As you may or may not know, Cory was one of the guitarists for the flamboyant horror themed band GWAR, who made the character of Flattus Maximus his own between the years of 2002–2011. In fact when he was found dead of a heart attack on the band’s tour bus in November of 2011, the other members of Gwar retired the character of Flattus in honour of Cory’s memory. So when I first got hold of ‘When Worlds Collide’ from The Cory Smoot Experiment, the first question on my mind was “I wonder if this will be anything like Gwar?”. Well in places it is, but not as much as you may think.
The opening track ‘The Blood Red’ features some very impressive guitar playing in the opening sequence, something that Cory never really got to show off with GWAR. And indeed, throughout the album, Cory’s ability on guitar is proven again and again in ways you may not have heard before.
Melodic at times and heavier than a mountain at others; ‘When World’s Collide’ is overall though for fans of something heavier than GWAR. Cory’s Death Metal growls and his guitar on top of double bass drums make for some Slayer-esque listening, but with little in the way of surprise. Based on the fact that this is a solo album by someone trying to strike it out on their own merit, it is the guitar licks that Smoot himself plays that carry this album. The vocals are nothing special, and although I’m sure each song has good lyrics, they become hard to understand through the way to album was mixed with the guitar sound on top of all else. Quiet vocal moments become totally drowned out by the guitar wailing over it. In complete contrast to this you’ll find that Cory’s solos, his chance to really shine as a guitarist, are quietened into the background. As Cory himself recorded the vocals for this album I would have liked to hear his vocals in equal contrast to his riffs. But sadly I could not.
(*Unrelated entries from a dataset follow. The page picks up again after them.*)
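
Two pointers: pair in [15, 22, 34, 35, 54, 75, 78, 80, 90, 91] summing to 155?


lo=0(15)+hi=9(91)=106
lo=1(22)+hi=9(91)=113
lo=2(34)+hi=9(91)=125
lo=3(35)+hi=9(91)=126
lo=4(54)+hi=9(91)=145
lo=5(75)+hi=9(91)=166
lo=5(75)+hi=8(90)=165
lo=5(75)+hi=7(80)=155

Yes: 75+80=155


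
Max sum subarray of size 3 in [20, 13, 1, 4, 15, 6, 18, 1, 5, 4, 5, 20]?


[0:3]: 34
[1:4]: 18
[2:5]: 20
[3:6]: 25
[4:7]: 39
[5:8]: 25
[6:9]: 24
[7:10]: 10
[8:11]: 14
[9:12]: 29

Max: 39 at [4:7]


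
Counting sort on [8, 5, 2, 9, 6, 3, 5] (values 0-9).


Input: [8, 5, 2, 9, 6, 3, 5]
Counts: [0, 0, 1, 1, 0, 2, 1, 0, 1, 1]

Sorted: [2, 3, 5, 5, 6, 8, 9]


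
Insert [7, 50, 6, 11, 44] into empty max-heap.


Insert 7: [7]
Insert 50: [50, 7]
Insert 6: [50, 7, 6]
Insert 11: [50, 11, 6, 7]
Insert 44: [50, 44, 6, 7, 11]

Final heap: [50, 44, 6, 7, 11]


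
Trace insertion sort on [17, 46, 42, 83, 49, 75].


Initial: [17, 46, 42, 83, 49, 75]
Insert 46: [17, 46, 42, 83, 49, 75]
Insert 42: [17, 42, 46, 83, 49, 75]
Insert 83: [17, 42, 46, 83, 49, 75]
Insert 49: [17, 42, 46, 49, 83, 75]
Insert 75: [17, 42, 46, 49, 75, 83]

Sorted: [17, 42, 46, 49, 75, 83]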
This is a really confusing album that tries hard to make you want to like it. But as I said, nothing special. The best track in my opinion is the last track ‘Sloth Loves Chunk’. A melodic track, with an obvious titular tribute to the 80’s film ‘The Goonies’. It’s a funky slap-bass instrumental in which, in my opinion, the way the entire album should have been done.
I can see how this album may not be everyone’s cup of tea, indeed it’s not mine, but there is no doubt fans of GWAR and Cory Smoot will delight in the musicianship on display.
All proceeds from this album will be donated to The Smoot Family Fund to help provide for Cory’s family.